Wiersma S R, Ortega J, Sobel E, Weinberg K I
Division of Hematology/Oncology, Childrens Hospital Los Angeles.
N Engl J Med. 1991 Mar 21;324(12):800-8. doi: 10.1056/NEJM199103213241204.
Leukemic cells in 15 to 25 percent of patients with acute lymphoblastic leukemia (ALL) express myeloid antigens as well as lymphoid antigens (the latter reflecting B-cell or T-cell lineage). The relations of myeloid-antigen expression to other features of ALL and to prognosis have been controversial.
We analyzed clinical and laboratory features present at diagnosis in 236 consecutive cases of ALL in children. Immunophenotyping, including single- and dual-fluorescence analyses, was used to classify leukemic cells as B or T lymphoblasts and also to identify myeloid-antigen expression--the simultaneous expression of lymphoid-associated antigens and at least one of three myeloid-associated antigens (CD33, CD13, and CD14) on cells classified as L1 or L2 according to the French-American-British system.
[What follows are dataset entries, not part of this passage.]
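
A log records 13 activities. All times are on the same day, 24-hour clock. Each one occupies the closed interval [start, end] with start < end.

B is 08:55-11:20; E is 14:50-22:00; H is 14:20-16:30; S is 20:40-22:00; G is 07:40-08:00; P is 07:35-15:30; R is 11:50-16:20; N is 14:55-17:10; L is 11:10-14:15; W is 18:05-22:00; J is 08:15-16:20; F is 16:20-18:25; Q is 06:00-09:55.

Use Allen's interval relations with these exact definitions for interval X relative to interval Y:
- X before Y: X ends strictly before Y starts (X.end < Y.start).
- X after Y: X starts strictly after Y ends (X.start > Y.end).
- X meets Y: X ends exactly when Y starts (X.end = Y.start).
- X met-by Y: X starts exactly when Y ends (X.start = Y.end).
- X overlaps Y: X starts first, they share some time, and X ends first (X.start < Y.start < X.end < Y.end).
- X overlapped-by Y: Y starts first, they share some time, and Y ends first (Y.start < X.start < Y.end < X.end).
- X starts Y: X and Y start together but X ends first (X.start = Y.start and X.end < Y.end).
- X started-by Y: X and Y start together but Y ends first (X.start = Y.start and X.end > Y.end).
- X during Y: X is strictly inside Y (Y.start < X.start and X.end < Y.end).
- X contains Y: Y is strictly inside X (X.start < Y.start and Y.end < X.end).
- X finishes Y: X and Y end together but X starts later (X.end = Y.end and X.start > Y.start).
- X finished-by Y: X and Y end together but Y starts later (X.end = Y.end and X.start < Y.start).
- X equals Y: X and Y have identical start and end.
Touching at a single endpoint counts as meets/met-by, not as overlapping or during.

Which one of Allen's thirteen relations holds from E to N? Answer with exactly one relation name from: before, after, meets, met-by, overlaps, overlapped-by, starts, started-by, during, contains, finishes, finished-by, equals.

contains

E = [14:50, 22:00]; N = [14:55, 17:10].
Compare endpoints: E.start < N.start, E.start < N.end, E.end > N.start, E.end > N.end.
That pattern is 'contains'.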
Forty-five of 185 patients with B-lineage ALL had myeloid-antigen expression, as did 8 of 41 patients with T-lineage ALL. In 10 patients, the lineage could not be determined. Myeloid-antigen expression was associated with L2 morphology (P less than 0.05), but it did not correlate with other prognostic features recognized previously. Multivariate analysis showed that myeloid-antigen expression was an important predictor of relapse in childhood ALL and the most significant prognostic factor statistically (P less than 0.0001). A white-cell count greater than or equal to 50 x 10(9) per liter at diagnosis was also an important and highly significant prognostic feature (P less than 0.001). After 40 months, the estimated disease-free survival for patients with ALL was 84 percent for those without myeloid-antigen expression and with a low white-cell count, 57 percent for those without myeloid-antigen expression and with a high white-cell count, 47 percent for those with myeloid-antigen expression and a low white-cell count, and 26 percent for those with myeloid-antigen expression and a high white-cell count (P less than 0.00001).
Myeloid-antigen expression is an important independent predictor of a poor response to chemotherapy in childhood ALL.
在15%至25%的急性淋巴细胞白血病(ALL)患者中,白血病细胞同时表达髓系抗原和淋巴系抗原(后者反映B细胞或T细胞系)。髓系抗原表达与ALL的其他特征及预后的关系一直存在争议。
我们分析了236例连续儿童ALL病例诊断时的临床和实验室特征。采用免疫表型分析,包括单荧光和双荧光分析,将白血病细胞分类为B或T淋巴母细胞,并确定髓系抗原表达情况,即在按照法美英系统分类为L1或L2的细胞上同时表达淋巴系相关抗原和三种髓系相关抗原(CD33、CD13和CD14)中的至少一种。
185例B系ALL患者中有45例表达髓系抗原,41例T系ALL患者中有8例表达髓系抗原。10例患者的细胞系无法确定。髓系抗原表达与L2形态相关(P<0.05),但与先前确认的其他预后特征无关。多因素分析显示,髓系抗原表达是儿童ALL复发的重要预测指标,也是统计学上最显著的预后因素(P<0.0001)。诊断时白细胞计数≥50×10⁹/L也是一个重要且高度显著的预后特征(P<0.001)。40个月后,ALL患者中无髓系抗原表达且白细胞计数低者的预计无病生存率为84%,无髓系抗原表达且白细胞计数高者为57%,有髓系抗原表达且白细胞计数低者为47%,有髓系抗原表达且白细胞计数高者为26%(P<0.00001)。
髓系抗原表达是儿童ALL化疗反应不佳的重要独立预测指标。